When contemplating a piece of work, Julia Cameron advises we’d do better to think whom is this work for? whom will it serve? rather than how will it serve me? Pondering this notion of art as service, I’m reminded of Austrian poet Rainer Maria Rilke’s luminous Letters to a Young Poet, a collection of his five year correspondence with aspiring poet Franz Kappus. When a disheartened Kappus sought validation of his talent and asked Rilke to critique his work, Rilke refused, telling him, “Nobody can advise you and help you. Nobody. There is only one way—Go into yourself.” Magnanimous and heartfelt, Letters to a Young Poet is a labor of love in which Rilke generously bequeaths a lifetime of wisdom to a dispirited author. From teaching Kappus the value of solitude to elucidating the mystery of how to know you’re a writer, Rilke’s letters prove the most affecting art is composed in a spirit of service-not of ego.
To create in a spirit of ego is to be motivated by fame and prestige. When we create from ego, we have one aim: to win approval. We write a novel to top best-seller lists or secure a Man Booker; we paint to be exhibited at the MOMA. Writing or painting or sculpting is no longer about communicating something essential- it’s about impressing other people. “How are we doing?” we begin to wonder as we put pen to page or brush to easel. Will our book be an object of admiration and praise or disparagement and derision? Will the critics applaud our genius or scoff in disapproval? The enemy of creativity is a preoccupation with reception: what will they say? what will they think? Anyone who makes things knows art requires a certain freedom. The more we care about “they,” the more self-conscious and inhibited we become and the more our work suffers. After all, if we write from ego, we’re no longer mere vehicles for our work-we’re the work itself: a bad review in the New Yorker is proof we’re a talentless novelist, a tepid reception of our play is heartbreaking confirmation that our suspicions were correct- we were never meant for the stage. In other words, our art becomes so bound up in our identity that if our art fails, we fail. And how can anyone create when the pressure is so colossal?

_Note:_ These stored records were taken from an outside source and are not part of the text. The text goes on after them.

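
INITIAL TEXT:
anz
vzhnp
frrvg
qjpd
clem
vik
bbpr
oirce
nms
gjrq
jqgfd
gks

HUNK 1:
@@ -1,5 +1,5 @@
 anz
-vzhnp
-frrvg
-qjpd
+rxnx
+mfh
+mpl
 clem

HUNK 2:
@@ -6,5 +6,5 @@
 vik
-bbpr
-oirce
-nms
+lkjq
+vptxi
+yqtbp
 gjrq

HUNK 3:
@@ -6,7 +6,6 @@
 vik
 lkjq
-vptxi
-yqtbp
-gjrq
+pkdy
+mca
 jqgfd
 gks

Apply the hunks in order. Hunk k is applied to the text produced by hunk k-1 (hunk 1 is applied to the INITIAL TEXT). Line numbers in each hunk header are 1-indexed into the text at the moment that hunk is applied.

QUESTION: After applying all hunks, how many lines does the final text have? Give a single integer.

Hunk 1: at line 1 remove [vzhnp,frrvg,qjpd] add [rxnx,mfh,mpl] -> 12 lines: anz rxnx mfh mpl clem vik bbpr oirce nms gjrq jqgfd gks
Hunk 2: at line 6 remove [bbpr,oirce,nms] add [lkjq,vptxi,yqtbp] -> 12 lines: anz rxnx mfh mpl clem vik lkjq vptxi yqtbp gjrq jqgfd gks
Hunk 3: at line 6 remove [vptxi,yqtbp,gjrq] add [pkdy,mca] -> 11 lines: anz rxnx mfh mpl clem vik lkjq pkdy mca jqgfd gks
Final line count: 11

Answer: 11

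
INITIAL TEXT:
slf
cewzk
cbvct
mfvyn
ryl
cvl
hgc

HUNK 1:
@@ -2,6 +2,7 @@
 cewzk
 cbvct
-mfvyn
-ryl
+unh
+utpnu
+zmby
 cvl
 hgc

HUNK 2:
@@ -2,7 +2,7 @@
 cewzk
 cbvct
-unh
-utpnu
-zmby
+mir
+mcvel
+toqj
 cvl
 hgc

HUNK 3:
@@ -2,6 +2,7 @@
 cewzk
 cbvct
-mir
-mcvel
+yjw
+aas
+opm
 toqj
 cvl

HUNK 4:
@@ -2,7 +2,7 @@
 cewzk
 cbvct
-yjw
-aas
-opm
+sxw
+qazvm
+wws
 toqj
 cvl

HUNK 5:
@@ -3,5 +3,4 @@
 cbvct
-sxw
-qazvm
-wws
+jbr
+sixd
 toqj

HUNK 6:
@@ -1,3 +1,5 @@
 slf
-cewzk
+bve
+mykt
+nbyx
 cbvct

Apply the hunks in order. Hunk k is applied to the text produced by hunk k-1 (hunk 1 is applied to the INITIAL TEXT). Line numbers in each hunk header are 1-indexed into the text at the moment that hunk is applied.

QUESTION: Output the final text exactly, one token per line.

Hunk 1: at line 2 remove [mfvyn,ryl] add [unh,utpnu,zmby] -> 8 lines: slf cewzk cbvct unh utpnu zmby cvl hgc
Hunk 2: at line 2 remove [unh,utpnu,zmby] add [mir,mcvel,toqj] -> 8 lines: slf cewzk cbvct mir mcvel toqj cvl hgc
Hunk 3: at line 2 remove [mir,mcvel] add [yjw,aas,opm] -> 9 lines: slf cewzk cbvct yjw aas opm toqj cvl hgc
Hunk 4: at line 2 remove [yjw,aas,opm] add [sxw,qazvm,wws] -> 9 lines: slf cewzk cbvct sxw qazvm wws toqj cvl hgc
Hunk 5: at line 3 remove [sxw,qazvm,wws] add [jbr,sixd] -> 8 lines: slf cewzk cbvct jbr sixd toqj cvl hgc
Hunk 6: at line 1 remove [cewzk] add [bve,mykt,nbyx] -> 10 lines: slf bve mykt nbyx cbvct jbr sixd toqj cvl hgc

Answer: slf
bve
mykt
nbyx
cbvct
jbr
sixd
toqj
cvl
hgc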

But if we create in a spirit of service, our ego is no longer a chain shackling us to the weight of other people’s approval and we can begin, as Cameron says, to think less about ‘us’ and more about ‘it’- the work itself. Why does the wisdom of Rilke’s letters still resonate nearly a hundred years later? Not because he sought to garner impressive awards or establish a literary name, but because he wrote from a genuine desire to mentor a budding young poet who, undoubtedly like himself at one time, was struggling with self-doubt. What infuses Rilke’s words with significance is the fact that he has something to say: a vital message he hopes to impart to another human being, a cherished reader whom he wants to help. Like a charitable benefactor who aids the deprived and indigent, Rilke’s letters are a selfless act of service-not of ego.

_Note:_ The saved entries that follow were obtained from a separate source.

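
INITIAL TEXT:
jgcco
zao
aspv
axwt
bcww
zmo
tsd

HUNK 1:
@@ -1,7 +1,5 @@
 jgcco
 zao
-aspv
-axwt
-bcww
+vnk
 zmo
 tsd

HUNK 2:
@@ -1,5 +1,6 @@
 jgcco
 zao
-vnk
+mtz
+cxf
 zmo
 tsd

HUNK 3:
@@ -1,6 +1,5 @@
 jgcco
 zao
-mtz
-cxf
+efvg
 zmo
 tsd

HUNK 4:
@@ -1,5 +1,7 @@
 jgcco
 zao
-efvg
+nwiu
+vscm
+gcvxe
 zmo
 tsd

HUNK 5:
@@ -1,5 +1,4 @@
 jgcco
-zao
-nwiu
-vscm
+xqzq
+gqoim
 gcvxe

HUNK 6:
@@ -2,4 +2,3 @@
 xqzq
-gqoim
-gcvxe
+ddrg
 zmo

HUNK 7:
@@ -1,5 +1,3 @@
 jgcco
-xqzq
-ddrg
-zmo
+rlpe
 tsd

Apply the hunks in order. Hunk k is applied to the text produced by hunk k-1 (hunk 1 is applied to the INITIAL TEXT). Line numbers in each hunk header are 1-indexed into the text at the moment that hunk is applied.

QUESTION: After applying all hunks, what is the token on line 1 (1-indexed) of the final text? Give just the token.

Answer: jgcco

Derivation:
Hunk 1: at line 1 remove [aspv,axwt,bcww] add [vnk] -> 5 lines: jgcco zao vnk zmo tsd
Hunk 2: at line 1 remove [vnk] add [mtz,cxf] -> 6 lines: jgcco zao mtz cxf zmo tsd
Hunk 3: at line 1 remove [mtz,cxf] add [efvg] -> 5 lines: jgcco zao efvg zmo tsd
Hunk 4: at line 1 remove [efvg] add [nwiu,vscm,gcvxe] -> 7 lines: jgcco zao nwiu vscm gcvxe zmo tsd
Hunk 5: at line 1 remove [zao,nwiu,vscm] add [xqzq,gqoim] -> 6 lines: jgcco xqzq gqoim gcvxe zmo tsd
Hunk 6: at line 2 remove [gqoim,gcvxe] add [ddrg] -> 5 lines: jgcco xqzq ddrg zmo tsd
Hunk 7: at line 1 remove [xqzq,ddrg,zmo] add [rlpe] -> 3 lines: jgcco rlpe tsd
Final line 1: jgcco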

The question “what is art?” has consumed philosophers since time immemorial. Though there are as many answers to this question as there are artists themselves, I think we’d do well to remember Tolstoy’s definition whenever we sit at our writing tables:
“Art is not, as the metaphysicians say, the manifestation of some mysterious idea of beauty or God; it is not, as the aesthetic physiologists say, a game in which man lets off his excess of stored-up energy; it is not the expression of man’s emotions by external signs; it is not the production of pleasing objects; and, above all, it is not pleasure; but it is a means of union among men, joining them together in the same feelings, and indispensable for the life and progress toward well-being of individuals and of humanity.”